Optimization of Type C Fly Ash Utilization on the Mechanical Properties of Eco-Friendly Concrete

Abstract

This study investigates the use of Class C fly ash (FA-C) as a partial replacement for Ordinary Portland Cement (OPC) in concrete mixtures to enhance its mechanical properties and environmental sustainability. FA-C, a by-product of coal combustion with a high calcium oxide (CaO) content, is known for its self-cementing properties, which contribute to improved hydration products, such as calcium silicate hydrate (C-S-H). The experiment involves varying FA-C replacement levels 10%, 20%, and 30% in concrete mixtures while maintaining a constant water-to-cement (w/c) ratio of 0.5. The effects of FA-C substitution on workability, compressive strength, flexural strength, water absorption, and porosity were analyzed at 7, 14, and 28 days of curing. Results show that FA-C significantly improved workability, reduced water absorption, and enhanced concrete durability by reducing porosity.
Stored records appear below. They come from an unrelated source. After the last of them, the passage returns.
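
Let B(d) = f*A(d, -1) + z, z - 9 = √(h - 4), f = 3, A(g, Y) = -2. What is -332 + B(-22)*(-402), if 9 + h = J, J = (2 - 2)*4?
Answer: -1538 - 402*I*√13 ≈ -1538.0 - 1449.4*I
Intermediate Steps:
J = 0 (J = 0*4 = 0)
h = -9 (h = -9 + 0 = -9)
z = 9 + I*√13 (z = 9 + √(-9 - 4) = 9 + √(-13) = 9 + I*√13 ≈ 9.0 + 3.6056*I)
B(d) = 3 + I*√13 (B(d) = 3*(-2) + (9 + I*√13) = -6 + (9 + I*√13) = 3 + I*√13)
-332 + B(-22)*(-402) = -332 + (3 + I*√13)*(-402) = -332 + (-1206 - 402*I*√13) = -1538 - 402*I*√13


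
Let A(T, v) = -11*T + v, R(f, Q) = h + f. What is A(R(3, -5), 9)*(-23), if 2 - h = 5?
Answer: -207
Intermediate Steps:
h = -3 (h = 2 - 1*5 = 2 - 5 = -3)
R(f, Q) = -3 + f
A(T, v) = v - 11*T
A(R(3, -5), 9)*(-23) = (9 - 11*(-3 + 3))*(-23) = (9 - 11*0)*(-23) = (9 + 0)*(-23) = 9*(-23) = -207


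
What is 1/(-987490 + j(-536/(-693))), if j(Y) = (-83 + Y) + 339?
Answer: -693/684152626 ≈ -1.0129e-6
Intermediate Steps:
j(Y) = 256 + Y
1/(-987490 + j(-536/(-693))) = 1/(-987490 + (256 - 536/(-693))) = 1/(-987490 + (256 - 536*(-1/693))) = 1/(-987490 + (256 + 536/693)) = 1/(-987490 + 177944/693) = 1/(-684152626/693) = -693/684152626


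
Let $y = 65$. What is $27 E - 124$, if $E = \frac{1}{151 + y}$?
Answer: $- \frac{991}{8} \approx -123.88$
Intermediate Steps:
$E = \frac{1}{216}$ ($E = \frac{1}{151 + 65} = \frac{1}{216} \approx 0.0046296$)
$27 E - 124 = 27 \cdot \frac{1}{216} - 124 = \frac{1}{8} - 124 = - \frac{991}{8}$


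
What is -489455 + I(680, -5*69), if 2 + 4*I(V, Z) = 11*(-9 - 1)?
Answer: -489483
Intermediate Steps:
I(V, Z) = -28 (I(V, Z) = -½ + (11*(-9 - 1))/4 = -½ + (11*(-10))/4 = -½ + (¼)*(-110) = -½ - 55/2 = -28)
-489455 + I(680, -5*69) = -489455 - 28 = -489483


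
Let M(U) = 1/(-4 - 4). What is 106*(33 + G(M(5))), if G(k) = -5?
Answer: 2968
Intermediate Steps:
M(U) = -⅛ (M(U) = 1/(-8) = -⅛)
106*(33 + G(M(5))) = 106*(33 - 5) = 106*28 = 2968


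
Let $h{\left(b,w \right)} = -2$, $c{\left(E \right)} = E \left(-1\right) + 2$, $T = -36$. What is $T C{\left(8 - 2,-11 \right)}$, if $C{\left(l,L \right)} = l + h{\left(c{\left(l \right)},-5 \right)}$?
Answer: $-144$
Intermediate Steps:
$c{\left(E \right)} = 2 - E$ ($c{\left(E \right)} = - E + 2 = 2 - E$)
$C{\left(l,L \right)} = -2 + l$ ($C{\left(l,L \right)} = l - 2 = -2 + l$)
$T C{\left(8 - 2,-11 \right)} = - 36 \left(-2 + \left(8 - 2\right)\right) = - 36 \left(-2 + 6\right) = \left(-36\right) 4 = -144$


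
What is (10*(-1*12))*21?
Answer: -2520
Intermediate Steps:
(10*(-1*12))*21 = (10*(-12))*21 = -120*21 = -2520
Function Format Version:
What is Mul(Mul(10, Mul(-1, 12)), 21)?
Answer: -2520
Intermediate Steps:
Mul(Mul(10, Mul(-1, 12)), 21) = Mul(Mul(10, -12), 21) = Mul(-120, 21) = -2520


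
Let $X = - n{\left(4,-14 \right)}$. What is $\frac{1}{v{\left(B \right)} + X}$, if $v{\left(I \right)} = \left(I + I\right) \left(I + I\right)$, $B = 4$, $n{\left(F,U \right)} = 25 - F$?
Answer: $\frac{1}{43} \approx 0.023256$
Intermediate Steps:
$v{\left(I \right)} = 4 I^{2}$ ($v{\left(I \right)} = 2 I 2 I = 4 I^{2}$)
$X = -21$ ($X = - (25 - 4) = \left(-1\right) 21 = -21$)
$\frac{1}{v{\left(B \right)} + X} = \frac{1}{4 \cdot 4^{2} - 21} = \frac{1}{4 \cdot 16 - 21} = \frac{1}{64 - 21} = \frac{1}{43}$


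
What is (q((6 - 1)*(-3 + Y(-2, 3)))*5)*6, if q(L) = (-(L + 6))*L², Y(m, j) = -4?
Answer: 1065750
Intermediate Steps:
q(L) = L²*(-6 - L) (q(L) = (-(6 + L))*L² = (-6 - L)*L² = L²*(-6 - L))
(q((6 - 1)*(-3 + Y(-2, 3)))*5)*6 = ((((6 - 1)*(-3 - 4))²*(-6 - (6 - 1)*(-3 - 4)))*5)*6 = (((5*(-7))²*(-6 - 5*(-7)))*5)*6 = (((-35)²*(-6 - 1*(-35)))*5)*6 = ((1225*(-6 + 35))*5)*6 = ((1225*29)*5)*6 = (35525*5)*6 = 177625*6 = 1065750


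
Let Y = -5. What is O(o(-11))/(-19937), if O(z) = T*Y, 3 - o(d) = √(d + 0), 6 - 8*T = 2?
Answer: 5/39874 ≈ 0.00012539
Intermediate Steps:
T = ½ (T = ¾ - ⅛*2 = ¾ - ¼ = ½ ≈ 0.50000)
o(d) = 3 - √d (o(d) = 3 - √(d + 0) = 3 - √d)
O(z) = -5/2 (O(z) = (½)*(-5) = -5/2)
O(o(-11))/(-19937) = -5/2/(-19937) = -5/2*(-1/19937) = 5/39874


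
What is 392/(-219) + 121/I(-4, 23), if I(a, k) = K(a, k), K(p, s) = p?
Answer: -28067/876 ≈ -32.040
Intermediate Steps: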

The optimal FA-C substitution of 20% led to the highest improvements in compressive and flexural strengths, particularly at 28 days. However, higher FA-C contents 30% slightly decreased early-age strength, highlighting the need for careful control of hydration and curing conditions. This study demonstrates that FA-C can be effectively utilized in eco-friendly concrete applications, contributing to reduced carbon emissions while maintaining desired structural performance.